I applied for the programme to further my knowledge of the sheep sector and gain the opportunity to speak to other like minded people in our industry. There are a lot of challenges coming our way in farming and I believe the more knowledge you can gain from others and the way they run their farms/ businesses, the better. The programme provides a great opportunity to do this and to speak to other young people in the industry, sharing advice with each other.

I believe it is a very important time for the sheep sector to work together to fly the flag for sheep farming and support each other.

Do you have a favourite breed? If so, why?

I would say my favourite breed is the Cheviot. On our farm we have moved away from other breeds in the last 5 years and concentrated more on Cheviots, breeding our own replacement Cheviot mules.
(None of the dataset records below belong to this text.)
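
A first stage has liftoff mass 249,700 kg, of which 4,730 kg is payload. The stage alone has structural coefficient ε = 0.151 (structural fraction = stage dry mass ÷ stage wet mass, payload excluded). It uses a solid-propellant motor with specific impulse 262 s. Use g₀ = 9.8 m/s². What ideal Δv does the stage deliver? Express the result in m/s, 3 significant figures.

Δv ≈ 4590 m/s

Stage wet mass = m₀ − payload = 249,700 − 4,730 = 244,970 kg.
Stage dry mass = ε × stage wet mass = 0.151 × 244,970 = 36,990.5 kg.
Burnout mass m_f = stage dry + payload = 36,990.5 + 4,730 = 41,720.5 kg.
v_e = Isp · g₀ = 262 × 9.8 = 2567.6 m/s.
Rocket equation: Δv = v_e · ln(249,700/41,720.5) = 2567.6 × ln(5.985) = 2567.6 × 1.7893 ≈ 4594 m/s.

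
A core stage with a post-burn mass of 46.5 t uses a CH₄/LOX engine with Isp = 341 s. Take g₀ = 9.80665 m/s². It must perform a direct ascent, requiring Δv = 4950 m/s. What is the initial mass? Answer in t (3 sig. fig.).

initial mass ≈ 204 t

v_e = Isp · g₀ = 341 × 9.80665 = 3344.1 m/s.
Rocket equation: m₀/m_f = exp(Δv / v_e) = exp(4950 / 3344.1) = exp(1.4802) = 4.3940.
m₀ = m_f × 4.3940 = 46.5 × 4.3940 = 204.321 t.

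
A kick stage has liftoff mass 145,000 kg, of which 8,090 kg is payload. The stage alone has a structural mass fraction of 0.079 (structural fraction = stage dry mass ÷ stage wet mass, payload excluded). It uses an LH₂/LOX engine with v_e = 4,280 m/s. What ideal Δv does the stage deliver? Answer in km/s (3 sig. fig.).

Stage wet mass = m₀ − payload = 145,000 − 8,090 = 136,910 kg.
Stage dry mass = ε × stage wet mass = 0.079 × 136,910 = 10,815.9 kg.
Burnout mass m_f = stage dry + payload = 10,815.9 + 8,090 = 18,905.9 kg.
Δv = v_e · ln(145,000/18,905.9) = 4280.0 × ln(7.67) = 4280.0 × 2.0373 ≈ 8719 m/s.

Δv ≈ 8.72 km/s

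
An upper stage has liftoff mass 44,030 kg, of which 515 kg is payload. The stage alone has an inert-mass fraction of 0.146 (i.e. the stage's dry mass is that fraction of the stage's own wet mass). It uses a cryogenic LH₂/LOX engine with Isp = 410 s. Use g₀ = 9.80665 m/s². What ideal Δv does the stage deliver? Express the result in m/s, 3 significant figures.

Stage wet mass = m₀ − payload = 44,030 − 515 = 43,515 kg.
Stage dry mass = ε × stage wet mass = 0.146 × 43,515 = 6,353.19 kg.
Burnout mass m_f = stage dry + payload = 6,353.19 + 515 = 6,868.19 kg.
v_e = Isp · g₀ = 410 × 9.80665 = 4020.7 m/s.
By the Tsiolkovsky rocket equation, Δv = v_e · ln(44,030/6,868.19) = 4020.7 × ln(6.411) = 4020.7 × 1.8580 ≈ 7470 m/s.

Δv ≈ 7470 m/s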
We find they are good strong ewes producing strong lambs and work well in our system on the farm.

What gets you up in the morning?

I trust if you enjoy your work getting up on a morning isn’t so bad! I’ve always loved the farm and being outdoors.  I’ve helped on the farm for as long as I can remember as a child. Farming’s definitely in my blood, every day is different with a different challenge!

What do you love about British wool?

I think British wool is a fantastic natural product which is often undervalued and has so many uses!  I would like to look into doing more with our sheep wool direct off farm in the future.

Are there any particular challenges of being a woman in your industry?

I believe there are definitely more and more women at the forefront in farming. I’ve never particularly had any problems with being a female in farming. My grandad and my dad have always encouraged me to work on the farm. I think I am quite lucky in that respect – my family have always been supportive. Everyone I’ve worked for and farms I’ve worked on have been absolutely on board with women in agriculture. So, for me, I haven’t really come across any issues being a woman in farming. I think it is a changing and adaptive industry and there are more women showing that they can play a key role. I think that it is more to do with your personality and your passion for farming, than your gender.

If you could give one piece of advice to women starting out in this industry, what would it be? 

If you’re determined enough, you can do it! Farming is a lifestyle choice rather than a job; you certainly have to be committed.  I think it’s a good idea to gain knowledge from different farms, work and talk with lots of people. I went out to New Zealand and gained so much experience from the different methods/set ups they use, which I could then bring ideas back home. There will always be plenty to learn in farming, gain as much experience as you can to expand your knowledge.

If you’re passionate about it, go for it!